Tulisan ini bertujuan
untuk melakukan kajian hukum mengenai HKI sebagai jaminan kredit perbankan,
khususnya mengetahui dan memahami bagaimana kedudukan HKI sebagai jaminan
kredit perbankan di dalam sistem hukum perbankan di Indonesia serta mengetahui
dan memahami apa yang menjadi kendala mengapa aset HKI masih belum dapat
menjadi objek jaminan kredit di perbankan. Tulisan ini sangat menarik untuk
dikaji, mengingat HKI pada dasarnya merupakan bagian dalam hukum jaminan di
Indonesia sebagai salah satu benda yang dapat dijaminkan di bank.
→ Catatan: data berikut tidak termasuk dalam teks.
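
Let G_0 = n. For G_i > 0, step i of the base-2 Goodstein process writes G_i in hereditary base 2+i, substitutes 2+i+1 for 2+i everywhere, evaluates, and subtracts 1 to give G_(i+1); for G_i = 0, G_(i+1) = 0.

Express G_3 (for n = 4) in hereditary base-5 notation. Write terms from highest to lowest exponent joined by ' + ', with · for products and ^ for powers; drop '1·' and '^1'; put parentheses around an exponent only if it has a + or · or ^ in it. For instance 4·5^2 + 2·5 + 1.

2·5^2 + 2·5

base 2: 4 = 2^2; at 3: 3^3 = 27; next = 26
base 3: 26 = 2·3^2 + 2·3 + 2; at 4: 2·4^2 + 2·4 + 2 = 42; next = 41
base 4: 41 = 2·4^2 + 2·4 + 1; at 5: 2·5^2 + 2·5 + 1 = 61; next = 60
base 5: 60 = 2·5^2 + 2·5; at 6: 2·6^2 + 2·6 = 84; next = 83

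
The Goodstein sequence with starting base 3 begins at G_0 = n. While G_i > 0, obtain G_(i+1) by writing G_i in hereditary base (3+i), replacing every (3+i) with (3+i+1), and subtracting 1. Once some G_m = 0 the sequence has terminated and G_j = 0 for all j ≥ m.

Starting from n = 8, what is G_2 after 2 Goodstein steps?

G_0=8  [base 3] 2·3 + 2  →[3↦4]→  2·4 + 2 = 10  −1 ⇒ G_1=9
G_1=9  [base 4] 2·4 + 1  →[4↦5]→  2·5 + 1 = 11  −1 ⇒ G_2=10
G_2=10  [base 5] 2·5  →[5↦6]→  2·6 = 12  −1 ⇒ G_3=11

10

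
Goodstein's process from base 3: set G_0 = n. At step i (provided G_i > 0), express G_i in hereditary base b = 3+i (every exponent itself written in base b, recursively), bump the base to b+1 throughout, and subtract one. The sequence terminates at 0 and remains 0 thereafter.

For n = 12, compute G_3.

37

step 0: 12 = 3^2 + 3; sub 4 for 3: 4^2 + 4; = 20; G_1 = 20−1 = 19
step 1: 19 = 4^2 + 3; sub 5 for 4: 5^2 + 3; = 28; G_2 = 28−1 = 27
step 2: 27 = 5^2 + 2; sub 6 for 5: 6^2 + 2; = 38; G_3 = 38−1 = 37
step 3: 37 = 6^2 + 1; sub 7 for 6: 7^2 + 1; = 50; G_4 = 50−1 = 49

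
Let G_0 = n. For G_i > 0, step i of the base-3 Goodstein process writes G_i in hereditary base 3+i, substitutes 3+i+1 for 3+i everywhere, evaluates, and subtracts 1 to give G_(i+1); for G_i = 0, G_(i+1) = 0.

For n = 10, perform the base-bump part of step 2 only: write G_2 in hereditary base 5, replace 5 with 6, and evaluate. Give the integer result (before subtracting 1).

28

(0) 10|_3 = 3^2 + 1 ↦ 4^2 + 1|_4 = 17 ⇒ 16
(1) 16|_4 = 4^2 ↦ 5^2|_5 = 25 ⇒ 24
(2) 24|_5 = 4·5 + 4 ↦ 4·6 + 4|_6 = 28 ⇒ 27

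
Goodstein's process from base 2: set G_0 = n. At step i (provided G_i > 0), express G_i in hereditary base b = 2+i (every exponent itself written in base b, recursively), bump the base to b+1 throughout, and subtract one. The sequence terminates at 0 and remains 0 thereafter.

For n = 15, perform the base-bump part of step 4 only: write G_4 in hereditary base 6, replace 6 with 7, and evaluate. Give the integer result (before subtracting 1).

15 —HB2→ 2^(2 + 1) + 2^2 + 2 + 1 —bump→ 3^(3 + 1) + 3^3 + 3 + 1 = 112 —(−1)→ 111
111 —HB3→ 3^(3 + 1) + 3^3 + 3 —bump→ 4^(4 + 1) + 4^4 + 4 = 1284 —(−1)→ 1283
1283 —HB4→ 4^(4 + 1) + 4^4 + 3 —bump→ 5^(5 + 1) + 5^5 + 3 = 18753 —(−1)→ 18752
18752 —HB5→ 5^(5 + 1) + 5^5 + 2 —bump→ 6^(6 + 1) + 6^6 + 2 = 326594 —(−1)→ 326593
326593 —HB6→ 6^(6 + 1) + 6^6 + 1 —bump→ 7^(7 + 1) + 7^7 + 1 = 6588345 —(−1)→ 6588344

6588345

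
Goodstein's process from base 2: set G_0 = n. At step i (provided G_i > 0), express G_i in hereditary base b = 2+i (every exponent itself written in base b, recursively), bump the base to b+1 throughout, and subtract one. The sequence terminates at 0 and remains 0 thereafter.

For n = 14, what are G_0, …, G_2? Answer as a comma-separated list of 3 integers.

14, 110, 1281

14 —HB2→ 2^(2 + 1) + 2^2 + 2 —bump→ 3^(3 + 1) + 3^3 + 3 = 111 —(−1)→ 110
110 —HB3→ 3^(3 + 1) + 3^3 + 2 —bump→ 4^(4 + 1) + 4^4 + 2 = 1282 —(−1)→ 1281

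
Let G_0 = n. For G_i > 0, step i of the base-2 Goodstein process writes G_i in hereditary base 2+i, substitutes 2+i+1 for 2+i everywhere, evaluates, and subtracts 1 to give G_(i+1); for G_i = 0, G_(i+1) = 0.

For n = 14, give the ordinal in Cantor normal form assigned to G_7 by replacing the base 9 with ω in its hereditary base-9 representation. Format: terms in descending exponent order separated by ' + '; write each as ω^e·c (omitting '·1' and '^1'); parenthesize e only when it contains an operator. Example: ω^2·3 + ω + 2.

G_0 = 14. HB_2(14) = 2^(2 + 1) + 2^2 + 2. Bump = 111. G_1 = 110.
G_1 = 110. HB_3(110) = 3^(3 + 1) + 3^3 + 2. Bump = 1282. G_2 = 1281.
G_2 = 1281. HB_4(1281) = 4^(4 + 1) + 4^4 + 1. Bump = 18751. G_3 = 18750.
G_3 = 18750. HB_5(18750) = 5^(5 + 1) + 5^5. Bump = 326592. G_4 = 326591.
G_4 = 326591. HB_6(326591) = 6^(6 + 1) + 5·6^5 + 5·6^4 + 5·6^3 + 5·6^2 + 5·6 + 5. Bump = 5862841. G_5 = 5862840.
G_5 = 5862840. HB_7(5862840) = 7^(7 + 1) + 5·7^5 + 5·7^4 + 5·7^3 + 5·7^2 + 5·7 + 4. Bump = 134404972. G_6 = 134404971.
G_6 = 134404971. HB_8(134404971) = 8^(8 + 1) + 5·8^5 + 5·8^4 + 5·8^3 + 5·8^2 + 5·8 + 3. Bump = 3487116549. G_7 = 3487116548.

ω^(ω + 1) + ω^5·5 + ω^4·5 + ω^3·5 + ω^2·5 + ω·5 + 2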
Sebagai aset
yang tidak berwujud, HKI tergolong dalam sistem hukum kebendaan sesuai Pasal
499 KUH Perdata18 dan Pasal 503 KUH Perdata.
Implikasi dalam
penelitian ini yaitu implementasi penggunaan hak kekayaan intelektual sebagai
jaminan kredit perbankan memiliki beberapa implikasi penting. Berikut ini
adalah beberapa implikasi yang dapat timbul dari penelitian ini: (1) Meningkatkan
Akses Keuangan, (2) Meningkatkan Kemampuan Pemilik Hak Kekayaan Intelektual, (3)
Menarik Minat Investor, (4) Memperkuat Perlindungan Hak Kekayaan Intelektual, (5)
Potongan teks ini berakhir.